Online-Terminvergabe-Systeme, mit denen bundesweit bisher maximal 20 Prozent der Arztpraxen ausgestattet sind, seien dafür ein gutes Beispiel: Sie lösen den Anruf in der Praxis, das persönliche Telefonat mit der Medizinischen Fachangestellten ab. „Doch die hat dafür Zeit, sich um die Patienten zu kümmern, medizinische Aufgaben zu erledigen.“ Also ihr Fachwissen einzusetzen, das sonst zu oft ungenutzt bliebe.

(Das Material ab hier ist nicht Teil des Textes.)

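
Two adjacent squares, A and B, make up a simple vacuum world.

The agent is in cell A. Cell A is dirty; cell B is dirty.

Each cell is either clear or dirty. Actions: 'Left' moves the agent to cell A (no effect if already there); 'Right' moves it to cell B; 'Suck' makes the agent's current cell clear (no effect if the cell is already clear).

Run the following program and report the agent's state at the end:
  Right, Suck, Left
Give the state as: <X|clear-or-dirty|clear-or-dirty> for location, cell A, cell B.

<A|dirty|clear>

Right (#1): <B|dirty|dirty>
Suck (#2): <B|dirty|clear>
Left (#3): <A|dirty|clear>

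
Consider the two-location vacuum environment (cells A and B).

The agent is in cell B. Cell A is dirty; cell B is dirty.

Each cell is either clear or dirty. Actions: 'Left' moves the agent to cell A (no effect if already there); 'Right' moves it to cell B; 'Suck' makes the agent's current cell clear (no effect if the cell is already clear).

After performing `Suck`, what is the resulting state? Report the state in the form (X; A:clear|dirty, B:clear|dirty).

(B; A:dirty, B:clear)

start: (B; A:dirty, B:dirty)
step 1/1 (Suck): (B; A:dirty, B:clear)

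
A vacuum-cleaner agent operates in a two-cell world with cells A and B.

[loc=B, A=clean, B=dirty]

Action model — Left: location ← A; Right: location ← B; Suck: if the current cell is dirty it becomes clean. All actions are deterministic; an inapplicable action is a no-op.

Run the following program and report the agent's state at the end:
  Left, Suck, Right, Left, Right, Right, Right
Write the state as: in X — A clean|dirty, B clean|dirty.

1) do Left; now in A — A clean, B dirty
2) do Suck; now in A — A clean, B dirty
3) do Right; now in B — A clean, B dirty
4) do Left; now in A — A clean, B dirty
5) do Right; now in B — A clean, B dirty
6) do Right; now in B — A clean, B dirty
7) do Right; now in B — A clean, B dirty

in B — A clean, B dirty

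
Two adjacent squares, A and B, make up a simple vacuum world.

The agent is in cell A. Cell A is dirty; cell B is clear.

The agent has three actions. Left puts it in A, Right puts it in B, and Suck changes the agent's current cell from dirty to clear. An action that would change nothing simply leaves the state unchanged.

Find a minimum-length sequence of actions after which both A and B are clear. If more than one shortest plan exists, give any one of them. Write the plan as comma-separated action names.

Suck

t=1 Suck ⇒ in A — A clear, B clear
min 1: A is dirty, one Suck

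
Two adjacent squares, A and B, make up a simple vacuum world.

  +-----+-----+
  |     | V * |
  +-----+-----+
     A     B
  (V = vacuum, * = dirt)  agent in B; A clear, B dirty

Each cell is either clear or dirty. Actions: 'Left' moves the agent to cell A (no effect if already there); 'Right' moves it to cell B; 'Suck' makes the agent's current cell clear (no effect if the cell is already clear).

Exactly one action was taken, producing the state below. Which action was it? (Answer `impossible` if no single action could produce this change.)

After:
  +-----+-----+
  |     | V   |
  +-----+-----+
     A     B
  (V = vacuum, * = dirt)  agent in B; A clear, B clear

try  Left: <A|clear|dirty>
try Right: <B|clear|dirty>
try  Suck: <B|clear|clear>  ← match

Suck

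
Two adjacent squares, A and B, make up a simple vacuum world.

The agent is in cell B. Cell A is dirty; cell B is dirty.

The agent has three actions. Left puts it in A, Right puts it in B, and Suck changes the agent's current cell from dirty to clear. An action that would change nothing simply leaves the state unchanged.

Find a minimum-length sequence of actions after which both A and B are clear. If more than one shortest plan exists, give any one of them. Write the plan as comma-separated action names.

Suck, Left, Suck

Suck (#1): (B; A:dirty, B:clear)
Left (#2): (A; A:dirty, B:clear)
Suck (#3): (A; A:clear, B:clear)
min 3: Suck B + move + Suck A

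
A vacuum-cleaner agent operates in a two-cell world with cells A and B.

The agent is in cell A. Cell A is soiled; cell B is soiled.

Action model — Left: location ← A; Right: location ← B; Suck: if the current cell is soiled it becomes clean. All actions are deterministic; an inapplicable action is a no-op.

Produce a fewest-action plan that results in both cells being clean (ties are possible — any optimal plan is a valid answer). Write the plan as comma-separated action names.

[1] after Suck: loc=A A=clean B=soiled
[2] after Right: loc=B A=clean B=soiled
[3] after Suck: loc=B A=clean B=clean
min 3: Suck A + move + Suck B

Suck, Right, Suck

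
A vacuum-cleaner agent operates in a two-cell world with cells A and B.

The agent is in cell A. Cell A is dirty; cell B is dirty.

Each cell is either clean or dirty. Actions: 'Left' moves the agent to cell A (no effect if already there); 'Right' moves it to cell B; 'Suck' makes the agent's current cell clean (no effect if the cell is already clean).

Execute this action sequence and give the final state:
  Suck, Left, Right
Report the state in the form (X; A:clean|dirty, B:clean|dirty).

(B; A:clean, B:dirty)

1. Suck → (A; A:clean, B:dirty)
2. Left → (A; A:clean, B:dirty)
3. Right → (B; A:clean, B:dirty)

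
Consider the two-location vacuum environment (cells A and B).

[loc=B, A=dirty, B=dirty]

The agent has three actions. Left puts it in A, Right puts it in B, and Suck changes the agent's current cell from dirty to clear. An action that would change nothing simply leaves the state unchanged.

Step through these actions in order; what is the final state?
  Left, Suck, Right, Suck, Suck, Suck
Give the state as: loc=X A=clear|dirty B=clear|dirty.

loc=B A=clear B=clear

step 1/6 (Left): loc=A A=dirty B=dirty
step 2/6 (Suck): loc=A A=clear B=dirty
step 3/6 (Right): loc=B A=clear B=dirty
step 4/6 (Suck): loc=B A=clear B=clear
step 5/6 (Suck): loc=B A=clear B=clear
step 6/6 (Suck): loc=B A=clear B=clear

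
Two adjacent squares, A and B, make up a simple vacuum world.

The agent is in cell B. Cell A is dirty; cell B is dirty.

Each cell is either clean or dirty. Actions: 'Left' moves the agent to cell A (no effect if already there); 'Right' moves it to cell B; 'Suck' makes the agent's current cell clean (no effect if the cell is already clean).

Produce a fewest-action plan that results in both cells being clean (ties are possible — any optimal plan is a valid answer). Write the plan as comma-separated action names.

Suck (#1): (B; A:dirty, B:clean)
Left (#2): (A; A:dirty, B:clean)
Suck (#3): (A; A:clean, B:clean)
min 3: Suck B + move + Suck A

Suck, Left, Suck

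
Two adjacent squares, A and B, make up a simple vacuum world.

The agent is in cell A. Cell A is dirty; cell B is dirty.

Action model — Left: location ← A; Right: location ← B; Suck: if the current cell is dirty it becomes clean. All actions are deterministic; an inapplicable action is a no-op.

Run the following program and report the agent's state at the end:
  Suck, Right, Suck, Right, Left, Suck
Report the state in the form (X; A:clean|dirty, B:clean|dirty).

1. Suck → (A; A:clean, B:dirty)
2. Right → (B; A:clean, B:dirty)
3. Suck → (B; A:clean, B:clean)
4. Right → (B; A:clean, B:clean)
5. Left → (A; A:clean, B:clean)
6. Suck → (A; A:clean, B:clean)

(A; A:clean, B:clean)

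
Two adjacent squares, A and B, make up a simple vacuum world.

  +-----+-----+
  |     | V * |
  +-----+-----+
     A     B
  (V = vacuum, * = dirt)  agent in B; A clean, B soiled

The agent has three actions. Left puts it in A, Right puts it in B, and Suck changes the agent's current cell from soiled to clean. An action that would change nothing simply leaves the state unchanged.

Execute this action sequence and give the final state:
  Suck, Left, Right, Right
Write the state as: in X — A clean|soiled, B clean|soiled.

in B — A clean, B clean

step 1/4 (Suck): in B — A clean, B clean
step 2/4 (Left): in A — A clean, B clean
step 3/4 (Right): in B — A clean, B clean
step 4/4 (Right): in B — A clean, B clean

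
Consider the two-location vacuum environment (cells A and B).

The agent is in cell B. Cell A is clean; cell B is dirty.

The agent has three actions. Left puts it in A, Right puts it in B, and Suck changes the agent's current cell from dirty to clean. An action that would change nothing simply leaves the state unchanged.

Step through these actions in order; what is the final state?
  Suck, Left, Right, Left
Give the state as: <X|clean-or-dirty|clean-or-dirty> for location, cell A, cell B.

[1] after Suck: <B|clean|clean>
[2] after Left: <A|clean|clean>
[3] after Right: <B|clean|clean>
[4] after Left: <A|clean|clean>

<A|clean|clean>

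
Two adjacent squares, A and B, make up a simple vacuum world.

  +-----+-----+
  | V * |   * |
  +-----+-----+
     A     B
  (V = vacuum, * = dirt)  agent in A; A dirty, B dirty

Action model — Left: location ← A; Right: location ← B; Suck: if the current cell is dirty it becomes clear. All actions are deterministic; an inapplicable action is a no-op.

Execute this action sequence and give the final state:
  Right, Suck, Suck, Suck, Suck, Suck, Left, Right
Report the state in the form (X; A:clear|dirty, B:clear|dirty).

(B; A:dirty, B:clear)

Right (#1): (B; A:dirty, B:dirty)
Suck (#2): (B; A:dirty, B:clear)
Suck (#3): (B; A:dirty, B:clear)
Suck (#4): (B; A:dirty, B:clear)
Suck (#5): (B; A:dirty, B:clear)
Suck (#6): (B; A:dirty, B:clear)
Left (#7): (A; A:dirty, B:clear)
Right (#8): (B; A:dirty, B:clear)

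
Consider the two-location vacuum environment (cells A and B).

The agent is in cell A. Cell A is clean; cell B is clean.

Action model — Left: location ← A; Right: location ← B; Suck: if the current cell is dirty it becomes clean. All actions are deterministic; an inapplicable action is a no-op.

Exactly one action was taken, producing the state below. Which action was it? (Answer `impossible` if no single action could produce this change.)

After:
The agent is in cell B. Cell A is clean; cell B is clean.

Right

try  Left: (A; A:clean, B:clean)
try Right: (B; A:clean, B:clean)  ← match
try  Suck: (A; A:clean, B:clean)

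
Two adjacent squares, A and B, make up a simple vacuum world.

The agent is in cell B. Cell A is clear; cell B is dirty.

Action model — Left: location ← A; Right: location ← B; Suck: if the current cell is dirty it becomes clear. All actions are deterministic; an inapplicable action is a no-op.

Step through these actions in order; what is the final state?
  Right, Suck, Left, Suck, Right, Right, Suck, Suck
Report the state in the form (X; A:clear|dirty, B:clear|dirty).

(B; A:clear, B:clear)

t=1 Right ⇒ (B; A:clear, B:dirty)
t=2 Suck ⇒ (B; A:clear, B:clear)
t=3 Left ⇒ (A; A:clear, B:clear)
t=4 Suck ⇒ (A; A:clear, B:clear)
t=5 Right ⇒ (B; A:clear, B:clear)
t=6 Right ⇒ (B; A:clear, B:clear)
t=7 Suck ⇒ (B; A:clear, B:clear)
t=8 Suck ⇒ (B; A:clear, B:clear)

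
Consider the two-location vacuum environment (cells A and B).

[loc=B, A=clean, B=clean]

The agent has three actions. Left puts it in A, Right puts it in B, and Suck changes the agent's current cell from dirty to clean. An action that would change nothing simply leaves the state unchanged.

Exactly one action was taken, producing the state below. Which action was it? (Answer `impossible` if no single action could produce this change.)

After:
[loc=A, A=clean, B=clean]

try  Left: in A — A clean, B clean  ← match
try Right: in B — A clean, B clean
try  Suck: in B — A clean, B clean

Left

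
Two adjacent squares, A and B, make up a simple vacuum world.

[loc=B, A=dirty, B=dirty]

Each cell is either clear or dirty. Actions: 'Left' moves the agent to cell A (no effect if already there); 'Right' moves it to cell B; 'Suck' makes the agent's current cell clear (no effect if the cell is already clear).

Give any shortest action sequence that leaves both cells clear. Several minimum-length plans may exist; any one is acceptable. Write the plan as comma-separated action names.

Suck, Left, Suck

t=1 Suck ⇒ (B; A:dirty, B:clear)
t=2 Left ⇒ (A; A:dirty, B:clear)
t=3 Suck ⇒ (A; A:clear, B:clear)
min 3: Suck B + move + Suck A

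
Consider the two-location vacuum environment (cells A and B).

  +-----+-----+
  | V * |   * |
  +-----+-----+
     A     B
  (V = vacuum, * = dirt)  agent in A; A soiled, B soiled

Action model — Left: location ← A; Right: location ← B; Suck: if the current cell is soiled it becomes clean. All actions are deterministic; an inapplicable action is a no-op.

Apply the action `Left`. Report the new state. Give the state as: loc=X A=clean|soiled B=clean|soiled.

loc=A A=soiled B=soiled

start: loc=A A=soiled B=soiled
step 1/1 (Left): loc=A A=soiled B=soiled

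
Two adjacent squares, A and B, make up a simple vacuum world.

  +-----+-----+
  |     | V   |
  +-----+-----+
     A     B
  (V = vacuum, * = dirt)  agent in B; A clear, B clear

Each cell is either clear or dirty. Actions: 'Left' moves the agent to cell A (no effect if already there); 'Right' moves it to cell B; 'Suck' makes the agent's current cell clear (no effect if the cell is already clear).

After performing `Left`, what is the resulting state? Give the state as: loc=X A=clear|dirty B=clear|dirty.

loc=A A=clear B=clear

start: loc=B A=clear B=clear
t=1 Left ⇒ loc=A A=clear B=clear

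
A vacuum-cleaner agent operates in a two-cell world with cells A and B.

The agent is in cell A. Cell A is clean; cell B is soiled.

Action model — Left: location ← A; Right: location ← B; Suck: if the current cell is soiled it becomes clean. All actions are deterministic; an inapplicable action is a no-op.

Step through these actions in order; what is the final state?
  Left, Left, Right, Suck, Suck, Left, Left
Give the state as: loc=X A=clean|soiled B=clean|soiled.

loc=A A=clean B=clean

[1] after Left: loc=A A=clean B=soiled
[2] after Left: loc=A A=clean B=soiled
[3] after Right: loc=B A=clean B=soiled
[4] after Suck: loc=B A=clean B=clean
[5] after Suck: loc=B A=clean B=clean
[6] after Left: loc=A A=clean B=clean
[7] after Left: loc=A A=clean B=clean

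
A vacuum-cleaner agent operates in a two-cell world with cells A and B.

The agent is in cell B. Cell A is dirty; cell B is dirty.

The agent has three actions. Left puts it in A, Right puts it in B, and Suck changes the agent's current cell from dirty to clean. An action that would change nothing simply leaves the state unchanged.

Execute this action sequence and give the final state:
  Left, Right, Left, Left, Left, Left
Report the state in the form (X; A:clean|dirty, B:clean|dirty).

step 1/6 (Left): (A; A:dirty, B:dirty)
step 2/6 (Right): (B; A:dirty, B:dirty)
step 3/6 (Left): (A; A:dirty, B:dirty)
step 4/6 (Left): (A; A:dirty, B:dirty)
step 5/6 (Left): (A; A:dirty, B:dirty)
step 6/6 (Left): (A; A:dirty, B:dirty)

(A; A:dirty, B:dirty)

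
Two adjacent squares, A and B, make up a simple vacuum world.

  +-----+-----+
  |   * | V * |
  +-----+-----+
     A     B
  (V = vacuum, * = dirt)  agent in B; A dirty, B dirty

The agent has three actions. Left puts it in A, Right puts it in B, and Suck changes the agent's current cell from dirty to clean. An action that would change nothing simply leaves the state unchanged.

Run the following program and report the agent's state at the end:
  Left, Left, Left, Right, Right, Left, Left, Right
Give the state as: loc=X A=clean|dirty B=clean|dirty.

loc=B A=dirty B=dirty

1. Left → loc=A A=dirty B=dirty
2. Left → loc=A A=dirty B=dirty
3. Left → loc=A A=dirty B=dirty
4. Right → loc=B A=dirty B=dirty
5. Right → loc=B A=dirty B=dirty
6. Left → loc=A A=dirty B=dirty
7. Left → loc=A A=dirty B=dirty
8. Right → loc=B A=dirty B=dirty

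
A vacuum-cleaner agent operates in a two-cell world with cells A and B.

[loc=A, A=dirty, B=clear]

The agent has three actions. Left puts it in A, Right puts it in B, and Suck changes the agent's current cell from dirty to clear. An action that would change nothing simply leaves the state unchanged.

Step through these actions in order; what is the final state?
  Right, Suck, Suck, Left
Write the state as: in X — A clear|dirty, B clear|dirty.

Right (#1): in B — A dirty, B clear
Suck (#2): in B — A dirty, B clear
Suck (#3): in B — A dirty, B clear
Left (#4): in A — A dirty, B clear

in A — A dirty, B clear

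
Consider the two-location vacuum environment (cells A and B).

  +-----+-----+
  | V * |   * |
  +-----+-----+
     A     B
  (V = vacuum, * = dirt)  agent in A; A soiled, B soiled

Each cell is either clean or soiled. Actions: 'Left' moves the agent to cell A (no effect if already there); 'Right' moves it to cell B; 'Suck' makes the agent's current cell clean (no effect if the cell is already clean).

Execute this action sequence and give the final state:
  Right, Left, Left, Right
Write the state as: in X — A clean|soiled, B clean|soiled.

step 1/4 (Right): in B — A soiled, B soiled
step 2/4 (Left): in A — A soiled, B soiled
step 3/4 (Left): in A — A soiled, B soiled
step 4/4 (Right): in B — A soiled, B soiled

in B — A soiled, B soiled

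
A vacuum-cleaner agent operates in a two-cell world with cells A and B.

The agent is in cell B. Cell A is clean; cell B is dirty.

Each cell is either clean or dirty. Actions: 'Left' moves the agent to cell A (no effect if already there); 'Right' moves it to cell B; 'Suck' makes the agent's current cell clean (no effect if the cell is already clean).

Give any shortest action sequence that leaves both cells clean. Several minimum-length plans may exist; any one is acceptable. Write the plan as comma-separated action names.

Suck

Suck (#1): (B; A:clean, B:clean)
min 1: B is dirty, one Suck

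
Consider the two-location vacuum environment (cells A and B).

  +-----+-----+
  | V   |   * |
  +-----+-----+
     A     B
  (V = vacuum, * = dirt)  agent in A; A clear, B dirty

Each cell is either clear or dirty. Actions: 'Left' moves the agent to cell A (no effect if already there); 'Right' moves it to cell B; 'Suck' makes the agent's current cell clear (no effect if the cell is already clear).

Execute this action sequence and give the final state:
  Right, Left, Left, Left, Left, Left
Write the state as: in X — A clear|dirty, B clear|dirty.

t=1 Right ⇒ in B — A clear, B dirty
t=2 Left ⇒ in A — A clear, B dirty
t=3 Left ⇒ in A — A clear, B dirty
t=4 Left ⇒ in A — A clear, B dirty
t=5 Left ⇒ in A — A clear, B dirty
t=6 Left ⇒ in A — A clear, B dirty

in A — A clear, B dirty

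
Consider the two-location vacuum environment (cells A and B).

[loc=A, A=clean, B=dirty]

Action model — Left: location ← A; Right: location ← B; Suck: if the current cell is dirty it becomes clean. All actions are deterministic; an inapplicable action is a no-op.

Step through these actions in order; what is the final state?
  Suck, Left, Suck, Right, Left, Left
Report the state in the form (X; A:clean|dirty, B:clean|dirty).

step 1/6 (Suck): (A; A:clean, B:dirty)
step 2/6 (Left): (A; A:clean, B:dirty)
step 3/6 (Suck): (A; A:clean, B:dirty)
step 4/6 (Right): (B; A:clean, B:dirty)
step 5/6 (Left): (A; A:clean, B:dirty)
step 6/6 (Left): (A; A:clean, B:dirty)

(A; A:clean, B:dirty)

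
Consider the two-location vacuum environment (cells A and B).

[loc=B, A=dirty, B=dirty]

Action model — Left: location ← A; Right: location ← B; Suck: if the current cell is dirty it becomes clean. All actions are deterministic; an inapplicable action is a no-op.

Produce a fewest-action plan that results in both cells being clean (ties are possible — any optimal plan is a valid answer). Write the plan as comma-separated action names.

[1] after Suck: (B; A:dirty, B:clean)
[2] after Left: (A; A:dirty, B:clean)
[3] after Suck: (A; A:clean, B:clean)
min 3: Suck B + move + Suck A

Suck, Left, Suck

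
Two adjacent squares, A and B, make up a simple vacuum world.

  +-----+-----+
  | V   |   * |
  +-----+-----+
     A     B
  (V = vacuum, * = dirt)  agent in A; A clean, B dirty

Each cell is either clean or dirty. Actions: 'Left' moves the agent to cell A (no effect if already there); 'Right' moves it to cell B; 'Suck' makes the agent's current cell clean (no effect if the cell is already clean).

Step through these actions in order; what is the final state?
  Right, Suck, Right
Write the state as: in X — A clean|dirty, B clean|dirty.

1. Right → in B — A clean, B dirty
2. Suck → in B — A clean, B clean
3. Right → in B — A clean, B clean

in B — A clean, B clean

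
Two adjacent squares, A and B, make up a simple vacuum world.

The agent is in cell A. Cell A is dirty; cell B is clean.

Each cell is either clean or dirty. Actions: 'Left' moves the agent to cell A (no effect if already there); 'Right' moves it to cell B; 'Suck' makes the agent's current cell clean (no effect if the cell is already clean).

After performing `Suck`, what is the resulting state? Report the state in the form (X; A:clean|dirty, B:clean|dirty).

start: (A; A:dirty, B:clean)
Suck (#1): (A; A:clean, B:clean)

(A; A:clean, B:clean)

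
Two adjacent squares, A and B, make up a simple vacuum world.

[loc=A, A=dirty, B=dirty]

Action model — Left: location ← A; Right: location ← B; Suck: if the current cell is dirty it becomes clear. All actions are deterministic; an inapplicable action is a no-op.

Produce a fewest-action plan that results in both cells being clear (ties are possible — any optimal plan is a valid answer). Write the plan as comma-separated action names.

Suck, Right, Suck

1) do Suck; now loc=A A=clear B=dirty
2) do Right; now loc=B A=clear B=dirty
3) do Suck; now loc=B A=clear B=clear
min 3: Suck A + move + Suck B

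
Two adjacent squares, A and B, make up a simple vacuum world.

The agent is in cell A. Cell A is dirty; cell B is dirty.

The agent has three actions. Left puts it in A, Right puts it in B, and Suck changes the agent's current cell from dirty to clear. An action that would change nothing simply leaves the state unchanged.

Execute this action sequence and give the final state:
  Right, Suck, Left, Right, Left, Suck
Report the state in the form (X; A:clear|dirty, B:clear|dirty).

(A; A:clear, B:clear)

1. Right → (B; A:dirty, B:dirty)
2. Suck → (B; A:dirty, B:clear)
3. Left → (A; A:dirty, B:clear)
4. Right → (B; A:dirty, B:clear)
5. Left → (A; A:dirty, B:clear)
6. Suck → (A; A:clear, B:clear)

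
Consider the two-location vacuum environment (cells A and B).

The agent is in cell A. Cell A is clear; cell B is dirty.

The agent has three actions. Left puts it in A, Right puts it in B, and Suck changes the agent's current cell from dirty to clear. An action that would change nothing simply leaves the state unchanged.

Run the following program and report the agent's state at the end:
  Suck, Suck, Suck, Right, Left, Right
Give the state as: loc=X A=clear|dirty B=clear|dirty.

step 1/6 (Suck): loc=A A=clear B=dirty
step 2/6 (Suck): loc=A A=clear B=dirty
step 3/6 (Suck): loc=A A=clear B=dirty
step 4/6 (Right): loc=B A=clear B=dirty
step 5/6 (Left): loc=A A=clear B=dirty
step 6/6 (Right): loc=B A=clear B=dirty

loc=B A=clear B=dirty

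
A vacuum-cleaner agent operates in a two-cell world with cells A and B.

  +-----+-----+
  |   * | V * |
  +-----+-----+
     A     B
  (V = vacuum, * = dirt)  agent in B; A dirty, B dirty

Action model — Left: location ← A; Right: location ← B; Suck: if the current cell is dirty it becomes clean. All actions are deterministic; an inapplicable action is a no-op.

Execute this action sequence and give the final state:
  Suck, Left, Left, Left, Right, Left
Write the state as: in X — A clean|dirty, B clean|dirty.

in A — A dirty, B clean

1. Suck → in B — A dirty, B clean
2. Left → in A — A dirty, B clean
3. Left → in A — A dirty, B clean
4. Left → in A — A dirty, B clean
5. Right → in B — A dirty, B clean
6. Left → in A — A dirty, B clean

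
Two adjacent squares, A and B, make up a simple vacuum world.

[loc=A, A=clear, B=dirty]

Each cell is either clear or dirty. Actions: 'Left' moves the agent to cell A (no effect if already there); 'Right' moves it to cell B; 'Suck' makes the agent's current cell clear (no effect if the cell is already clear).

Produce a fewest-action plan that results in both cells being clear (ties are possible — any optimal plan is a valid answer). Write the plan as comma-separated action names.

1. Right → in B — A clear, B dirty
2. Suck → in B — A clear, B clear
min 2: go B then Suck

Right, Suck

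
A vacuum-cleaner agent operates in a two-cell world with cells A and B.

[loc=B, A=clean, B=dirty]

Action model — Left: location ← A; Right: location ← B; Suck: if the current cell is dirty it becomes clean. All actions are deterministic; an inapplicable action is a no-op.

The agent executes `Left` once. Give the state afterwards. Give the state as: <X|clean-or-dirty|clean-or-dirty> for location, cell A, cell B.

<A|clean|dirty>

start: <B|clean|dirty>
step 1/1 (Left): <A|clean|dirty>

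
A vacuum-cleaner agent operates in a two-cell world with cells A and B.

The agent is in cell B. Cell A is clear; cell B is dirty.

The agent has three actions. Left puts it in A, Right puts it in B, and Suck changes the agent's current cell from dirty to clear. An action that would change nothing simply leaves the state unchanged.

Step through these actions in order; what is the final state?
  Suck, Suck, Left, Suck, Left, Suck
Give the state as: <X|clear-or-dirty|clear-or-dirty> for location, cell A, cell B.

<A|clear|clear>

1. Suck → <B|clear|clear>
2. Suck → <B|clear|clear>
3. Left → <A|clear|clear>
4. Suck → <A|clear|clear>
5. Left → <A|clear|clear>
6. Suck → <A|clear|clear>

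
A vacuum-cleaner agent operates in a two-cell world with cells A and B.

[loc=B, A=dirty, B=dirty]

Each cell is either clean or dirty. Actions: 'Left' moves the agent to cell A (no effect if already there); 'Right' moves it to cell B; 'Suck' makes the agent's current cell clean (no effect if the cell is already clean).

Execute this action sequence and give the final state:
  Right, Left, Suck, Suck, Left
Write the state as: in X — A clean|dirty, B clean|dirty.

Right (#1): in B — A dirty, B dirty
Left (#2): in A — A dirty, B dirty
Suck (#3): in A — A clean, B dirty
Suck (#4): in A — A clean, B dirty
Left (#5): in A — A clean, B dirty

in A — A clean, B dirty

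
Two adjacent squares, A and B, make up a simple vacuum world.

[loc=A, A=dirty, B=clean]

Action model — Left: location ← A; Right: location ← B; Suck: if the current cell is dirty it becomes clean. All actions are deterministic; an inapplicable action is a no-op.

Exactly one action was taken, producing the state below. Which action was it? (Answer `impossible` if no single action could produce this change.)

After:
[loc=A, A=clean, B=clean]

Suck

try  Left: <A|dirty|clean>
try Right: <B|dirty|clean>
try  Suck: <A|clean|clean>  ← match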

In ihren Praxen übernähmen nun fachfremde Kräfte und Studenten verbliebene Organisationsaufgaben, sagt Fahimi-Weber. Und: Das Wartezimmer sei leerer, die Atmosphäre nicht mehr hektisch.
Auch alte Patienten buchen Online-Termine
Wer den Arbeitsplatz Arztpraxis für Nachwuchsmediziner wieder attraktiv machen wolle, müsse digitalisieren. Der Widerstand dagegen komme übrigens selten von betagten Patienten: „Die 80-Jährigen buchen selbst online Termine oder die Angehörigen übernehmen das.“ Viele ältere Ärzte scheuten jedoch, ihre Praxis noch umzustrukturieren: „Unterlassen sie es aber, finden sie keine Nachfolger“, mahnt Fahimi-Weber. Für die Gesundheitsversorgung von morgen wäre das fatal.